Day one had been the worst—nothing but brush, uneven hills, and the constant tension of eyes scanning the treeline. The wilds were quiet, too quiet. They moved with caution, sleep stolen in short shifts, their bodies aching and half-alert at every rustling branch or distant cry.
On the second day, they found the road.
It was cracked and ancient, half-swallowed by time, but it was a road all the same. Stone beneath their feet, old markers jutting like crooked teeth from the dirt. Relief settled over the group like a welcome breeze. Pulling the cart became bearable. Spirits lifted—slightly.
A skirmish on day three reminded them not to get too comfortable. A pack of lowland maws—slim, hungry creatures with knifelike jaws—had lunged at them from the underbrush just past midday. The battle was quick, messy. Elise's leg was grazed, and one of the bowstrings snapped under pressure, but the group held firm. Quick regrouping. A little blood. No one down.
By day four, their stride was automatic.
The wounds still stung, the fatigue never left—but they had found rhythm. Even laughter returned in quiet bursts. Eno and Renn began counting how many winged insects Seta's drone had swatted out of the air mid-flight. Maia hummed while preparing poultices. Terron muttered prayers under his breath, strange old ones from his clan, half to the Guide, half to the earth.

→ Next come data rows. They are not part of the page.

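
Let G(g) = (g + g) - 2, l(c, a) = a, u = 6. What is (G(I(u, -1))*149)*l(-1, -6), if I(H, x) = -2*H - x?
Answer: 21456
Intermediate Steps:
I(H, x) = -x - 2*H
G(g) = -2 + 2*g (G(g) = 2*g - 2 = -2 + 2*g)
(G(I(u, -1))*149)*l(-1, -6) = ((-2 + 2*(-1*(-1) - 2*6))*149)*(-6) = ((-2 + 2*(1 - 12))*149)*(-6) = ((-2 + 2*(-11))*149)*(-6) = ((-2 - 22)*149)*(-6) = -24*149*(-6) = -3576*(-6) = 21456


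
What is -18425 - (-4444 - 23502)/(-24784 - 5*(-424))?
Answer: -208806073/11332 ≈ -18426.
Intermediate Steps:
-18425 - (-4444 - 23502)/(-24784 - 5*(-424)) = -18425 - (-27946)/(-24784 + 2120) = -18425 - (-27946)/(-22664) = -18425 - (-27946)*(-1)/22664 = -18425 - 1*13973/11332 = -18425 - 13973/11332 = -208806073/11332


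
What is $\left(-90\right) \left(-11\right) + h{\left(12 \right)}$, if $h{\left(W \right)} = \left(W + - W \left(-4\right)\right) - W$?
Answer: $1038$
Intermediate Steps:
$h{\left(W \right)} = 4 W$ ($h{\left(W \right)} = \left(W + 4 W\right) - W = 5 W - W = 4 W$)
$\left(-90\right) \left(-11\right) + h{\left(12 \right)} = \left(-90\right) \left(-11\right) + 4 \cdot 12 = 990 + 48 = 1038$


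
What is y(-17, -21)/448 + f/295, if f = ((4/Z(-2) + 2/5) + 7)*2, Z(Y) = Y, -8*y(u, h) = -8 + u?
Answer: 230411/5286400 ≈ 0.043586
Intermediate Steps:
y(u, h) = 1 - u/8 (y(u, h) = -(-8 + u)/8 = 1 - u/8)
f = 54/5 (f = ((4/(-2) + 2/5) + 7)*2 = ((4*(-½) + 2*(⅕)) + 7)*2 = ((-2 + ⅖) + 7)*2 = (-8/5 + 7)*2 = (27/5)*2 = 54/5 ≈ 10.800)
y(-17, -21)/448 + f/295 = (1 - ⅛*(-17))/448 + (54/5)/295 = (1 + 17/8)*(1/448) + (54/5)*(1/295) = (25/8)*(1/448) + 54/1475 = 25/3584 + 54/1475 = 230411/5286400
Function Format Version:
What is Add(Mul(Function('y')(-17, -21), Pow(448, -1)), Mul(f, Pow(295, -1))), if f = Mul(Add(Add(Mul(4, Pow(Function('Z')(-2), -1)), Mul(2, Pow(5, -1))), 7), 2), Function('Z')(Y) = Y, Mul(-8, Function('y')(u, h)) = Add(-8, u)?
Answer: Rational(230411, 5286400) ≈ 0.043586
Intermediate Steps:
Function('y')(u, h) = Add(1, Mul(Rational(-1, 8), u)) (Function('y')(u, h) = Mul(Rational(-1, 8), Add(-8, u)) = Add(1, Mul(Rational(-1, 8), u)))
f = Rational(54, 5) (f = Mul(Add(Add(Mul(4, Pow(-2, -1)), Mul(2, Pow(5, -1))), 7), 2) = Mul(Add(Add(Mul(4, Rational(-1, 2)), Mul(2, Rational(1, 5))), 7), 2) = Mul(Add(Add(-2, Rational(2, 5)), 7), 2) = Mul(Add(Rational(-8, 5), 7), 2) = Mul(Rational(27, 5), 2) = Rational(54, 5) ≈ 10.800)
Add(Mul(Function('y')(-17, -21), Pow(448, -1)), Mul(f, Pow(295, -1))) = Add(Mul(Add(1, Mul(Rational(-1, 8), -17)), Pow(448, -1)), Mul(Rational(54, 5), Pow(295, -1))) = Add(Mul(Add(1, Rational(17, 8)), Rational(1, 448)), Mul(Rational(54, 5), Rational(1, 295))) = Add(Mul(Rational(25, 8), Rational(1, 448)), Rational(54, 1475)) = Add(Rational(25, 3584), Rational(54, 1475)) = Rational(230411, 5286400)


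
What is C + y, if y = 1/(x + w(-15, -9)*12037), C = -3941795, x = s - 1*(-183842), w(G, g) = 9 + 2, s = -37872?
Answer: -1097305066714/278377 ≈ -3.9418e+6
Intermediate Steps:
w(G, g) = 11
x = 145970 (x = -37872 - 1*(-183842) = -37872 + 183842 = 145970)
y = 1/278377 (y = 1/(145970 + 11*12037) = 1/(145970 + 132407) = 1/278377 ≈ 3.5922e-6)
C + y = -3941795 + 1/278377 = -1097305066714/278377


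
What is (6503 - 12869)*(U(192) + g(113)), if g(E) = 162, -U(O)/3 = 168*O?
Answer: 614993796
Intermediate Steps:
U(O) = -504*O
(6503 - 12869)*(U(192) + g(113)) = (6503 - 12869)*(-504*192 + 162) = -6366*(-96768 + 162) = -6366*(-96606) = 614993796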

And then, near midday, the horizon shifted.
Blount rose from the plains like a promise.
Walls of sandstone and slate, worn but strong, stood in a half-circle against the backdrop of rising hills. The city's silhouette was not one of towering spires or grand gates—it was functional, shaped for defense more than display, but even from a distance it felt secure. Smoke curled gently from chimneys. A wagon rolled along the outer road. Guards watched from the walls.

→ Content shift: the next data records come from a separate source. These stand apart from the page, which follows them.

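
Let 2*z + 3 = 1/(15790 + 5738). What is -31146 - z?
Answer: -1340957593/43056 ≈ -31145.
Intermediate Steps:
z = -64583/43056 (z = -3/2 + 1/(2*(15790 + 5738)) = -3/2 + (½)/21528 = -3/2 + (½)*(1/21528) = -3/2 + 1/43056 = -64583/43056 ≈ -1.5000)
-31146 - z = -31146 - 1*(-64583/43056) = -31146 + 64583/43056 = -1340957593/43056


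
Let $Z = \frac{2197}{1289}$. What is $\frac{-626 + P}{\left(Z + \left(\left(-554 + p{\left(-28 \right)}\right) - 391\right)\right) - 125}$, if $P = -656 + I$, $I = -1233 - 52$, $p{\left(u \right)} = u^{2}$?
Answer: $\frac{3308863}{366457} \approx 9.0293$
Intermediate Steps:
$I = -1285$ ($I = -1233 - 52 = -1285$)
$Z = \frac{2197}{1289}$ ($Z = 2197 \cdot \frac{1}{1289} = \frac{2197}{1289} \approx 1.7044$)
$P = -1941$ ($P = -656 - 1285 = -1941$)
$\frac{-626 + P}{\left(Z + \left(\left(-554 + p{\left(-28 \right)}\right) - 391\right)\right) - 125} = \frac{-626 - 1941}{\left(\frac{2197}{1289} - \left(945 - 784\right)\right) - 125} = - \frac{2567}{\left(\frac{2197}{1289} + \left(\left(-554 + 784\right) - 391\right)\right) - 125} = - \frac{2567}{\left(\frac{2197}{1289} + \left(230 - 391\right)\right) - 125} = - \frac{2567}{\left(\frac{2197}{1289} - 161\right) - 125} = - \frac{2567}{- \frac{205332}{1289} - 125} = - \frac{2567}{- \frac{366457}{1289}} = \left(-2567\right) \left(- \frac{1289}{366457}\right) = \frac{3308863}{366457}$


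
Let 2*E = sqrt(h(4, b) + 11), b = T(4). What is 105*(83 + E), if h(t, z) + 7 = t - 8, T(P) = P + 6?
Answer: 8715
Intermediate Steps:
T(P) = 6 + P
b = 10 (b = 6 + 4 = 10)
h(t, z) = -15 + t (h(t, z) = -7 + (t - 8) = -7 + (-8 + t) = -15 + t)
E = 0 (E = sqrt((-15 + 4) + 11)/2 = sqrt(-11 + 11)/2 = sqrt(0)/2 = (1/2)*0 = 0)
105*(83 + E) = 105*(83 + 0) = 105*83 = 8715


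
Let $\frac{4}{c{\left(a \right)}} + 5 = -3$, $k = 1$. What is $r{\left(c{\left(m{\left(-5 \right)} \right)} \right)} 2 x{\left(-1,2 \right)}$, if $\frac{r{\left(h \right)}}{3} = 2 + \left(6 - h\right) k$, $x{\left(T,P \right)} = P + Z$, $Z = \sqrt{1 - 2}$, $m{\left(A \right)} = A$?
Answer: $102 + 51 i \approx 102.0 + 51.0 i$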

The cart slowed as the group gathered near the crest of a hill. No one spoke.
But the weight eased.
Koda shifted the yoke from his shoulders and stood straighter, stretching his neck as his eyes locked onto the distant gates. Beside him, Terron exhaled deeply and dropped one hand to his thigh, rolling out the tension with a quiet grunt.
Maia stepped up beside Koda, hand brushing lightly against his, her voice soft and steady. "We made it."
The group stood like that for a long moment—dust-covered, blood-marked, shoulders sore and eyes tired.
But Blount was in sight.
And for the first time in what felt like weeks, their steps felt lighter as they began the final descent.